If you want to group a pandas DataFrame by one column and then get the variance of a single variable in each group with var(), you can do the following.
import pandas as pd
df = pd.DataFrame({"animal_type":["dog","cat","dog","cat","dog","dog","cat","cat","dog"],
"gender":["F","F","F","F","M","M","M","F","M"],
"age":[1,2,3,4,5,6,7,8,9],
"weight":[10,20,15,20,25,10,15,30,40]})
print(df)
print(df.groupby(["animal_type"])["age"].var().rename('age_variance').reset_index())
#Output:
animal_type gender
0 dog F
1 cat F
2 dog F
3 cat F
4 dog M
5 dog M
6 cat M
7 cat F
8 dog M
animal_type age_variance
0 cat 7.583333
1 dog 9.200000
If you want to group by a single column and find the variance of multiple variables, you can do the following.

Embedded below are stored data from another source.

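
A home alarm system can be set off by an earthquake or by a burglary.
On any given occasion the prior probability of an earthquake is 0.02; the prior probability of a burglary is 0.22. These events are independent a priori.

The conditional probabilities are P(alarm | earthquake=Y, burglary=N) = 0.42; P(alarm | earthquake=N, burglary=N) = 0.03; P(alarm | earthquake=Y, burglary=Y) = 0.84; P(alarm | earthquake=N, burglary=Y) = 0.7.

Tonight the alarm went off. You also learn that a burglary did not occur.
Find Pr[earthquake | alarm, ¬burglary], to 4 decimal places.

For the numerator, keep only earthquake=true terms: 0.42*0.02 = 0.008400
The normalizing constant is 0.03*0.98 + 0.42*0.02 = 0.037800
P(earthquake | alarm, ¬burglary) = 0.008400/0.037800 ≈ 0.2222

Pr[earthquake | alarm, ¬burglary] ≈ 0.2222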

In this case, the column names will be the names of the original columns.
import pandas as pd
df = pd.DataFrame({"animal_type":["dog","cat","dog","cat","dog","dog","cat","cat","dog"],
"gender":["F","F","F","F","M","M","M","F","M"],
"age":[1,2,3,4,5,6,7,8,9],
"weight":[10,20,15,20,25,10,15,30,40]})
print(df)
print(df.groupby(["gender"])["age","weight"].var().reset_index())
#Output:
animal_type gender age weight
0 dog F 1 10
1 cat F 2 20
2 dog F 3 15
3 cat F 4 20
4 dog M 5 25
5 dog M 6 10
6 cat M 7 15
7 cat F 8 30
8 dog M 9 40
gender age weight
0 F 7.300000 55.0
1 M 2.916667 175.0
Using groupby() to Group By Multiple Columns and var() in pandas DataFrame
If you want to group a pandas DataFrame by multiple columns and then get the variance of a variable for each group with var(), you can do the following.
import pandas as pd
df = pd.DataFrame({"animal_type":["dog","cat","dog","cat","dog","dog","cat","cat","dog"], "gender":["F","F","F","F","M","M","M","F","M"], "age":[1,2,3,4,5,6,7,8,9], "weight":[10,20,15,20,25,10,15,30,40]})
print(df)
print(df.groupby(["animal_type","gender"])["age"].var().rename('age_variance').reset_index())
#Output:
animal_type gender age weight
0 dog F 1 10
1 cat F 2 20
2 dog F 3 15
3 cat F 4 20
4 dog M 5 25
5 dog M 6 10
6 cat M 7 15
7 cat F 8 30
8 dog M 9 40
animal_type gender age_variance
0 cat F 9.333333
1 cat M NaN
2 dog F 2.000000
3 dog M 4.333333
If you want to group by multiple columns and find the variance of multiple variables, you can do the following. In this case, the column names will be the names of the original columns.
import pandas as pd
df = pd.DataFrame({"animal_type":["dog","cat","dog","cat","dog","dog","cat","cat","dog"], "gender":["F","F","F","F","M","M","M","F","M"], "age":[1,2,3,4,5,6,7,8,9], "weight":[10,20,15,20,25,10,15,30,40]})
print(df)
print(df.groupby(["animal_type","gender"])["age","weight"].var().reset_index())
#Output:
animal_type gender age weight
0 dog F 1 10
1 cat F 2 20
2 dog F 3 15
3 cat F 4 20
4 dog M 5 25
5 dog M 6 10
6 cat M 7 15
7 cat F 8 30
8 dog M 9 40
animal_type gender age weight
0 cat F 9.333333 33.333333
1 cat M NaN NaN
2 dog F 2.000000 12.500000
3 dog M 4.333333 225.000000
Hopefully this article has been useful for you to learn how to group by and variance in pandas with groupby() and var().